Visual signatures of San Francisco (left) compared with Bangkok (right). Based on 50,000 Instagram photos organized by brightness median (radius) and hue median (perimeter).
There idea of the study was to see what these pics might say about cultural and social patterns around the world. "The goal is not to solve 'practical' problems" Manovich says, "but to explore this new visual universe of 'social photography.'" So what sort of patterns did they find? One that they noticed quite quickly is how each city has a unique “visual signature” which they based on hue, brightness, line orientation and other factors. They also noticed the habits of users, the frequency with which they took photos and how this would change on special occasions, like a festival in the city.
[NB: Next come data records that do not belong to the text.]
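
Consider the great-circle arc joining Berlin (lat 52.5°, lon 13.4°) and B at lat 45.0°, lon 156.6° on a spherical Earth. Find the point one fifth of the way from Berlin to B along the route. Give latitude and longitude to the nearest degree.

≈ lat 66°, lon 30°

From cos δ = sin φ₁ sin φ₂ + cos φ₁ cos φ₂ cos Δλ, the central angle is δ ≈ 1.353 rad (77.5°).
Interpolate at f = 1/5 with slerp weights a = sin((1−f)δ)/sin δ ≈ 0.904, b = sin(fδ)/sin δ ≈ 0.274.
p = a·p₁ + b·p₂ ≈ (0.358, 0.204, 0.911); φ = arcsin(p_z) ≈ 65.66°, λ = atan2(p_y, p_x) ≈ 29.74°.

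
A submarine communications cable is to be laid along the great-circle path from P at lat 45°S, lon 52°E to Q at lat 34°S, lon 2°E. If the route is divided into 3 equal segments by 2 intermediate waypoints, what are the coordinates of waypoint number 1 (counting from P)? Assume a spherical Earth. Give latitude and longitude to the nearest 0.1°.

Write both endpoints as unit vectors p₁, p₂ with components (cos φ cos λ, cos φ sin λ, sin φ).
The central angle between the endpoints is δ = arccos(p₁·p₂) ≈ 0.688 rad (39.4°).
Interpolate at f = 1/3 with slerp weights a = sin((1−f)δ)/sin δ ≈ 0.697, b = sin(fδ)/sin δ ≈ 0.358.
p = a·p₁ + b·p₂ ≈ (0.600, 0.399, -0.693); φ = arcsin(p_z) ≈ -43.89°, λ = atan2(p_y, p_x) ≈ 33.61°.

≈ lat 43.9°S, lon 33.6°E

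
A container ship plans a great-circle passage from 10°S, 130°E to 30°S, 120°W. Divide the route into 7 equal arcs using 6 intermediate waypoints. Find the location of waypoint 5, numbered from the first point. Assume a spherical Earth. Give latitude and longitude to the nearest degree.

≈ 35°S, 154°W

The haversine formula gives a central angle δ ≈ 1.777 rad (101.8°) between the endpoints.
Interpolate at f = 5/7 with slerp weights a = sin((1−f)δ)/sin δ ≈ 0.497, b = sin(fδ)/sin δ ≈ 0.976.
p = a·p₁ + b·p₂ ≈ (-0.737, -0.357, -0.574); φ = arcsin(p_z) ≈ -35.03°, λ = atan2(p_y, p_x) ≈ -154.15°.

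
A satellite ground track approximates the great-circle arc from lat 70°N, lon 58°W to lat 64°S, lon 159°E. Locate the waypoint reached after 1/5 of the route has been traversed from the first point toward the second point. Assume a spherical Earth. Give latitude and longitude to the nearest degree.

≈ lat 54°N, lon 124°W

The haversine formula gives a central angle δ ≈ 2.874 rad (164.7°) between the endpoints.
Interpolate at f = 1/5 with slerp weights a = sin((1−f)δ)/sin δ ≈ 2.820, b = sin(fδ)/sin δ ≈ 2.054.
p = a·p₁ + b·p₂ ≈ (-0.329, -0.495, 0.804); φ = arcsin(p_z) ≈ 53.50°, λ = atan2(p_y, p_x) ≈ -123.63°.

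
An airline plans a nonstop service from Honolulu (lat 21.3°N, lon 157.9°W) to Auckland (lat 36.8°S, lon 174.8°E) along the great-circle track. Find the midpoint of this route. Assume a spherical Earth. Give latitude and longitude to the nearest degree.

Convert each endpoint to a unit vector on the sphere (x = cos φ cos λ, y = cos φ sin λ, z = sin φ).
The central angle between the endpoints is δ = arccos(p₁·p₂) ≈ 1.109 rad (63.6°).
Interpolate at f = 1/2 with slerp weights a = sin((1−f)δ)/sin δ ≈ 0.588, b = sin(fδ)/sin δ ≈ 0.588.
p = a·p₁ + b·p₂ ≈ (-0.977, -0.163, -0.139); φ = arcsin(p_z) ≈ -7.97°, λ = atan2(p_y, p_x) ≈ -170.50°.

≈ lat 8°S, lon 170°W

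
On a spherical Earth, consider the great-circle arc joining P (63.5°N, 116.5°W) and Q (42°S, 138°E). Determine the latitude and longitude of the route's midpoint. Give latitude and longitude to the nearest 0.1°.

Write both endpoints as unit vectors p₁, p₂ with components (cos φ cos λ, cos φ sin λ, sin φ).
The central angle between the endpoints is δ = arccos(p₁·p₂) ≈ 2.329 rad (133.4°).
Interpolate at f = 1/2 with slerp weights a = sin((1−f)δ)/sin δ ≈ 1.265, b = sin(fδ)/sin δ ≈ 1.265.
p = a·p₁ + b·p₂ ≈ (-0.950, 0.124, 0.286); φ = arcsin(p_z) ≈ 16.59°, λ = atan2(p_y, p_x) ≈ 172.57°.

≈ (16.6°N, 172.6°E)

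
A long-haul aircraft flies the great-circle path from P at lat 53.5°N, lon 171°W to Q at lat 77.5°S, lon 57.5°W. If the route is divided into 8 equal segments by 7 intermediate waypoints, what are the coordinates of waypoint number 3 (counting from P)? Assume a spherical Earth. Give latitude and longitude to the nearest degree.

≈ lat 0°N, lon 154°W

Convert each endpoint to a unit vector on the sphere (x = cos φ cos λ, y = cos φ sin λ, z = sin φ).
The central angle between the endpoints is δ = arccos(p₁·p₂) ≈ 2.561 rad (146.7°).
Interpolate at f = 3/8 with slerp weights a = sin((1−f)δ)/sin δ ≈ 1.822, b = sin(fδ)/sin δ ≈ 1.494.
p = a·p₁ + b·p₂ ≈ (-0.897, -0.442, 0.006); φ = arcsin(p_z) ≈ 0.37°, λ = atan2(p_y, p_x) ≈ -153.75°.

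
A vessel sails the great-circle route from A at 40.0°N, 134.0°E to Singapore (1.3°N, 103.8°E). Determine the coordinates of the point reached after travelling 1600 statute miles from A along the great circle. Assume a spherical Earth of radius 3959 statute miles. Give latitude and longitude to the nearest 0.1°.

Convert each endpoint to a unit vector on the sphere (x = cos φ cos λ, y = cos φ sin λ, z = sin φ).
The central angle between the endpoints is δ = arccos(p₁·p₂) ≈ 0.828 rad (47.4°). The total great-circle distance is δ·R ≈ 0.828 × 3959 ≈ 3277 mi, so the target fraction is f = 1600/3277 ≈ 0.488.
Interpolate at f ≈ 0.488 with slerp weights a = sin((1−f)δ)/sin δ ≈ 0.558, b = sin(fδ)/sin δ ≈ 0.534.
p = a·p₁ + b·p₂ ≈ (-0.424, 0.826, 0.371); φ = arcsin(p_z) ≈ 21.77°, λ = atan2(p_y, p_x) ≈ 117.19°.

≈ 21.8°N, 117.2°E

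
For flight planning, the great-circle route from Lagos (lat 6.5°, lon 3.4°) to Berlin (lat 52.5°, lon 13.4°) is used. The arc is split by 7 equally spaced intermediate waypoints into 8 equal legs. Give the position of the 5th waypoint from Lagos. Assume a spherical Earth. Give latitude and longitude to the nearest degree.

≈ lat 35°, lon 8°

Write both endpoints as unit vectors p₁, p₂ with components (cos φ cos λ, cos φ sin λ, sin φ).
The central angle between the endpoints is δ = arccos(p₁·p₂) ≈ 0.816 rad (46.7°).
Interpolate at f = 5/8 with slerp weights a = sin((1−f)δ)/sin δ ≈ 0.414, b = sin(fδ)/sin δ ≈ 0.670.
p = a·p₁ + b·p₂ ≈ (0.807, 0.119, 0.578); φ = arcsin(p_z) ≈ 35.34°, λ = atan2(p_y, p_x) ≈ 8.38°.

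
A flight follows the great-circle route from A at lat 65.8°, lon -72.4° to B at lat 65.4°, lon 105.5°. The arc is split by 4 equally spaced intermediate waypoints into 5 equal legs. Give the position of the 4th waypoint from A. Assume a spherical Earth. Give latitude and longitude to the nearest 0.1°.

≈ lat 75.2°, lon 104.7°

Convert each endpoint to a unit vector on the sphere (x = cos φ cos λ, y = cos φ sin λ, z = sin φ).
The central angle between the endpoints is δ = arccos(p₁·p₂) ≈ 0.852 rad (48.8°).
Interpolate at f = 4/5 with slerp weights a = sin((1−f)δ)/sin δ ≈ 0.225, b = sin(fδ)/sin δ ≈ 0.837.
p = a·p₁ + b·p₂ ≈ (-0.065, 0.248, 0.967); φ = arcsin(p_z) ≈ 75.16°, λ = atan2(p_y, p_x) ≈ 104.74°.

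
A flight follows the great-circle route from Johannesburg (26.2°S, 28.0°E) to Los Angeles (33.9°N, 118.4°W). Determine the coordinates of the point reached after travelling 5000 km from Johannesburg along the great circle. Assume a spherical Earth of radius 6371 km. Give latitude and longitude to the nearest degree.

≈ 4°S, 13°W

Convert each endpoint to a unit vector on the sphere (x = cos φ cos λ, y = cos φ sin λ, z = sin φ).
The central angle between the endpoints is δ = arccos(p₁·p₂) ≈ 2.619 rad (150.1°). The total great-circle distance is δ·R ≈ 2.619 × 6371 ≈ 16686 km, so the target fraction is f = 5000/16686 ≈ 0.300.
Interpolate at f ≈ 0.300 with slerp weights a = sin((1−f)δ)/sin δ ≈ 1.935, b = sin(fδ)/sin δ ≈ 1.416.
p = a·p₁ + b·p₂ ≈ (0.974, -0.219, -0.064); φ = arcsin(p_z) ≈ -3.69°, λ = atan2(p_y, p_x) ≈ -12.67°.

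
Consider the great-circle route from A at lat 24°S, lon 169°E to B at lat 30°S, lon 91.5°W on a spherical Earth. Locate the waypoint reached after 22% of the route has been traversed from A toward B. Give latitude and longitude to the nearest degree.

≈ lat 33°S, lon 172°W

Write both endpoints as unit vectors p₁, p₂ with components (cos φ cos λ, cos φ sin λ, sin φ).
The central angle between the endpoints is δ = arccos(p₁·p₂) ≈ 1.498 rad (85.8°).
Interpolate at f = 0.22 with slerp weights a = sin((1−f)δ)/sin δ ≈ 0.923, b = sin(fδ)/sin δ ≈ 0.324.
p = a·p₁ + b·p₂ ≈ (-0.835, -0.120, -0.537); φ = arcsin(p_z) ≈ -32.51°, λ = atan2(p_y, p_x) ≈ -171.81°.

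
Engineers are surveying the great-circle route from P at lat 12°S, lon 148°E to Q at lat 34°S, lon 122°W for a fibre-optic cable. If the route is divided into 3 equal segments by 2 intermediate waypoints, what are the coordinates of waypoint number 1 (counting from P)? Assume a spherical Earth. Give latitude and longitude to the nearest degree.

≈ lat 26°S, lon 174°E

Write both endpoints as unit vectors p₁, p₂ with components (cos φ cos λ, cos φ sin λ, sin φ).
The central angle between the endpoints is δ = arccos(p₁·p₂) ≈ 1.454 rad (83.3°).
Interpolate at f = 1/3 with slerp weights a = sin((1−f)δ)/sin δ ≈ 0.830, b = sin(fδ)/sin δ ≈ 0.469.
p = a·p₁ + b·p₂ ≈ (-0.895, 0.100, -0.435); φ = arcsin(p_z) ≈ -25.78°, λ = atan2(p_y, p_x) ≈ 173.59°.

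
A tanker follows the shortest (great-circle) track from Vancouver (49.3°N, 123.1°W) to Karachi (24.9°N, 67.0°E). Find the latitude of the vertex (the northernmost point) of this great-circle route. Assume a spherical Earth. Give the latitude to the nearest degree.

≈ 84°N

The great circle lies in the plane with unit normal n̂ = (p₁ × p₂)/|p₁ × p₂|.
Here n̂_z ≈ -0.108; the vertex latitude is φ_max = arccos|n̂_z| ≈ 83.8°.
Check via Clairaut: cos φ_max = |cos φ₁| · sin C = cos(49.3°)·sin(9.5°) ≈ 0.108, again giving ≈ 83.8°.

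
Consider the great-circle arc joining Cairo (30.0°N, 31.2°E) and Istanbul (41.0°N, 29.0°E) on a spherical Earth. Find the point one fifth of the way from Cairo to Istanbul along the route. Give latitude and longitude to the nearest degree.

≈ 32°N, 31°E

Write both endpoints as unit vectors p₁, p₂ with components (cos φ cos λ, cos φ sin λ, sin φ).
The central angle between the endpoints is δ = arccos(p₁·p₂) ≈ 0.194 rad (11.1°).
Interpolate at f = 1/5 with slerp weights a = sin((1−f)δ)/sin δ ≈ 0.802, b = sin(fδ)/sin δ ≈ 0.201.
p = a·p₁ + b·p₂ ≈ (0.727, 0.433, 0.533); φ = arcsin(p_z) ≈ 32.20°, λ = atan2(p_y, p_x) ≈ 30.81°.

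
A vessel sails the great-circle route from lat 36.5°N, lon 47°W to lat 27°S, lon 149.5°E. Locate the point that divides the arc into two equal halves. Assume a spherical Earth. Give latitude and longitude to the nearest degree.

From cos δ = sin φ₁ sin φ₂ + cos φ₁ cos φ₂ cos Δλ, the central angle is δ ≈ 2.847 rad (163.1°).
Interpolate at f = 1/2 with slerp weights a = sin((1−f)δ)/sin δ ≈ 3.402, b = sin(fδ)/sin δ ≈ 3.402.
p = a·p₁ + b·p₂ ≈ (-0.747, -0.462, 0.479); φ = arcsin(p_z) ≈ 28.62°, λ = atan2(p_y, p_x) ≈ -148.28°.

≈ lat 29°N, lon 148°W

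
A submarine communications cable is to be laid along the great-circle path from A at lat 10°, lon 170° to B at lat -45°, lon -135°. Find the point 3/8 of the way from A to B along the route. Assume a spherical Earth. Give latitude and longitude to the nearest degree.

≈ lat -12°, lon -173°

The haversine formula gives a central angle δ ≈ 1.291 rad (73.9°) between the endpoints.
Interpolate at f = 3/8 with slerp weights a = sin((1−f)δ)/sin δ ≈ 0.751, b = sin(fδ)/sin δ ≈ 0.484.
p = a·p₁ + b·p₂ ≈ (-0.971, -0.114, -0.212); φ = arcsin(p_z) ≈ -12.23°, λ = atan2(p_y, p_x) ≈ -173.32°.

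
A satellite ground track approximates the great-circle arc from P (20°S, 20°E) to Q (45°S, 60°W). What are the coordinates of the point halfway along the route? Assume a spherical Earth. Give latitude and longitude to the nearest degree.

Write both endpoints as unit vectors p₁, p₂ with components (cos φ cos λ, cos φ sin λ, sin φ).
The central angle between the endpoints is δ = arccos(p₁·p₂) ≈ 1.205 rad (69.1°).
Interpolate at f = 1/2 with slerp weights a = sin((1−f)δ)/sin δ ≈ 0.607, b = sin(fδ)/sin δ ≈ 0.607.
p = a·p₁ + b·p₂ ≈ (0.751, -0.177, -0.637); φ = arcsin(p_z) ≈ -39.55°, λ = atan2(p_y, p_x) ≈ -13.24°.

≈ (40°S, 13°W)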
As well as these characteristics, other noticeable patterns are when major events happen, like Hurricane Sandy in New York. In the study they downloaded all the photos taken in Brooklyn during the day of the hurricane. "This visualization reveals the intensity of the event," they note "manifested in the sudden dramatic decrease in the number of photos and their different colors after the power went out. We see a clear line that separates 'before' and 'after' the event."
But it's interesting to see what other conclusions can be drawn with this "big visual data". "While in the last few years we see many projects that visualize text patterns in social media (for instance, the languages used on Twitter in the NYC area) or metadata (mapping locations of tweets in NYC). Surprisingly nobody looked at larger image or video samples from media sharing sites." Manovich says.
Montage visualization of 57,983 photos from NYC taken between the 18th and the 25th of February 2012. Photos are sorted by upload date and time (top to bottom, left to right).
So, does that mean an Instagram photo is worth a thousand tweets? Manovich and Hochman believe the content of the images can be very revealing—like whether the photo contains people or faces, the angle of the camera, composition, and colors. "All this tells us about the person taking a photo." explains Manovich. "And we can compare these attributes across lots of photos from different places and different users and see how they correlate to demographic information, where people live (size of a city, country, etc.) and so on."
Close up of radial image plot visualization of 11,758 photos shared on Instagram in Tel Aviv during April 25-26, 2012. The photos are sorted by hue (radius) and time created (angle).
As with previous visualizations Manovich has been involved with, these aren't plotted as graphs or points, instead they show the actual images. The pair believe this enables analysts to see patterns you would otherwise miss. At the moment some of the patterns revealed seem whimsical, like the fact that New York is bottom when it comes to using filters (which you'd think was a major point of using Instagram), while Tel Aviv, London, and San Francisco have the highest percentage of users who use filters. What can this tell us? Well, maybe that New Yorkers are too busy to use filters. Or maybe they've just become jaded with everything looking like it was shot 40 years ago.
Radial image plot visualization of 33,292 photos shared on Instagram in Tel Aviv during 20–26 April 2012. The photos are sorted by hue (radius) and upload time (angle).
But the deep analysis of these visualizations hasn't really begun yet. Looking to the future Manovich says you could look at how factors—neighborhoods, lifestyles, and populations—change over time, along with looking at differences in different parts of a city that aren't based on standard demographic and economic statistics. Another aspect is the data is much "warmer" compared to the cold statistics of demographic and economic data. The photos are subjective, personal, so can maybe give us a deeper understanding, when used in conjunction with other data, of the people who are using these applications and the cities they inhabit. Another use, Manovich says, could be creating new types of city maps, "Representing patterns of people's experiences, feelings, and imagination, rather than zip codes and streets." Something similar to what Moritz Stefaner has already begun exploring.
This is just the beginning for the project, the team also want to look for patterns using algorithms, to look at the content of social media photos classifying them depending on what the image shows: photos of food, cities, outdoor, etc. And also to look at a larger number of photos. "Like one billion." says Manovich. "We are currently exploring how we can do that."